Museum managers who want to oversee the largest collection of British art outside of London are in luck. The Yale Center for British Art has two job openings: museum director and senior curator of paintings and sculpture.

With the unexpected departure of former Director Patrick McCaughey in June and the imminent loss of senior curator Malcolm Warner, the museum is undergoing a fundamental change in leadership.

But, for the time being, few people will actually notice.

For now, the big news out of the British Art Center is that, despite the loss of a director and curator who oversaw the museum’s rebirth as a worldwide center for British art, the museum will likely do just fine.

Under the authority of Acting Director Constance Clement, the exhibitions will carry on, as will the planning of the coming year’s shows.

“It’s not that the gallery will fall silent,” Warner said.

Clement was also the interim director in 1996 during the museum’s last transition, which was highly successful.

“She’s very skilled and able to see the museum through a period of transition,” Warner said.

The museum is nevertheless losing two of its most dynamic leaders in recent memory. Both oversaw a major renovation and the assembly of one of the greatest collections of 20th century British art in the country.

“I think that the British Art Center was a backwater when I came to it,” McCaughey said. “We really put the place on the map again.”

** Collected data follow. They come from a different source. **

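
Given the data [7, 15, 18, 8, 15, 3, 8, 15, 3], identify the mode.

15

Step 1: Count the frequency of each value:
  3: appears 2 time(s)
  7: appears 1 time(s)
  8: appears 2 time(s)
  15: appears 3 time(s)
  18: appears 1 time(s)
Step 2: The value 15 appears most frequently (3 times).
Step 3: Mode = 15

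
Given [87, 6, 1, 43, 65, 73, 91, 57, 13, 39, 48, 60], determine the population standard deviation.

28.5904

Step 1: Compute the mean: 48.5833
Step 2: Sum of squared deviations from the mean: 9808.9167
Step 3: Population variance = 9808.9167 / 12 = 817.4097
Step 4: Standard deviation = sqrt(817.4097) = 28.5904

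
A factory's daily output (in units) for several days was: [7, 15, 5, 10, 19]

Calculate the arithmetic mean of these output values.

11.2

Step 1: Sum all values: 7 + 15 + 5 + 10 + 19 = 56
Step 2: Count the number of values: n = 5
Step 3: Mean = sum / n = 56 / 5 = 11.2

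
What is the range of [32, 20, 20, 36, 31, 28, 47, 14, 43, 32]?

33

Step 1: Identify the maximum value: max = 47
Step 2: Identify the minimum value: min = 14
Step 3: Range = max - min = 47 - 14 = 33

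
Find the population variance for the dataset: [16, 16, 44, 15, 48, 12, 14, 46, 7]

244.6173

Step 1: Compute the mean: (16 + 16 + 44 + 15 + 48 + 12 + 14 + 46 + 7) / 9 = 24.2222
Step 2: Compute squared deviations from the mean:
  (16 - 24.2222)^2 = 67.6049
  (16 - 24.2222)^2 = 67.6049
  (44 - 24.2222)^2 = 391.1605
  (15 - 24.2222)^2 = 85.0494
  (48 - 24.2222)^2 = 565.3827
  (12 - 24.2222)^2 = 149.3827
  (14 - 24.2222)^2 = 104.4938
  (46 - 24.2222)^2 = 474.2716
  (7 - 24.2222)^2 = 296.6049
Step 3: Sum of squared deviations = 2201.5556
Step 4: Population variance = 2201.5556 / 9 = 244.6173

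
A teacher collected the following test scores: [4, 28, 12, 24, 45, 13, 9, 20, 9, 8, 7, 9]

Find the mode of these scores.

9

Step 1: Count the frequency of each value:
  4: appears 1 time(s)
  7: appears 1 time(s)
  8: appears 1 time(s)
  9: appears 3 time(s)
  12: appears 1 time(s)
  13: appears 1 time(s)
  20: appears 1 time(s)
  24: appears 1 time(s)
  28: appears 1 time(s)
  45: appears 1 time(s)
Step 2: The value 9 appears most frequently (3 times).
Step 3: Mode = 9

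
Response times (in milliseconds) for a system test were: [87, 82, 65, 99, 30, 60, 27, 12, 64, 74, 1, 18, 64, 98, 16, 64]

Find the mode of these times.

64

Step 1: Count the frequency of each value:
  1: appears 1 time(s)
  12: appears 1 time(s)
  16: appears 1 time(s)
  18: appears 1 time(s)
  27: appears 1 time(s)
  30: appears 1 time(s)
  60: appears 1 time(s)
  64: appears 3 time(s)
  65: appears 1 time(s)
  74: appears 1 time(s)
  82: appears 1 time(s)
  87: appears 1 time(s)
  98: appears 1 time(s)
  99: appears 1 time(s)
Step 2: The value 64 appears most frequently (3 times).
Step 3: Mode = 64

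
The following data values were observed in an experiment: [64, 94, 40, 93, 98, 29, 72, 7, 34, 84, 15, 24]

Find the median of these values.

52

Step 1: Sort the data in ascending order: [7, 15, 24, 29, 34, 40, 64, 72, 84, 93, 94, 98]
Step 2: The number of values is n = 12.
Step 3: Since n is even, the median is the average of positions 6 and 7:
  Median = (40 + 64) / 2 = 52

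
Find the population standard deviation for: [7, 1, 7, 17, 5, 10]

4.9131

Step 1: Compute the mean: 7.8333
Step 2: Sum of squared deviations from the mean: 144.8333
Step 3: Population variance = 144.8333 / 6 = 24.1389
Step 4: Standard deviation = sqrt(24.1389) = 4.9131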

McCaughey and Warner were effusive with praise for each other. McCaughey called Warner the “best boss you could hope to find,” and the director, in turn, called Warner the most gifted curator he had worked with in his 20-year career.

Under McCaughey’s direction, the museum experienced record crowds — reaching nearly 120,000 visitors a year — and completed an extensive renovation and rearrangement of its galleries.

In 1999, the year the renovations were finished, the museum also received a $75 million, 130 picture gift from the estate of Paul Mellon ’29, solidifying its position as a worldwide center for British art.

Leaving after such a successful run seemed difficult for both men, though Warner said he looked forward to his tenure as a curator at the Kimball Art Museum in Fort Worth, Texas.

“It’s no great pleasure for me to be leaving Yale, far from it,” he said. But, he added, the job at Kimball is very attractive.

Asked if McCaughey’s departure contributed to his decision to leave, Warner demurred.

“One makes these decisions on such a complicated network of reasons,” he said.

But McCaughey dismissed any suggestion that Warner’s departure might be connected to his.

“I know that he was showing distinct interest in Kimball [before I left],” he said.

McCaughey said he wanted to “explore new avenues of interest,” adding that he hopes to work in a museum sometime soon.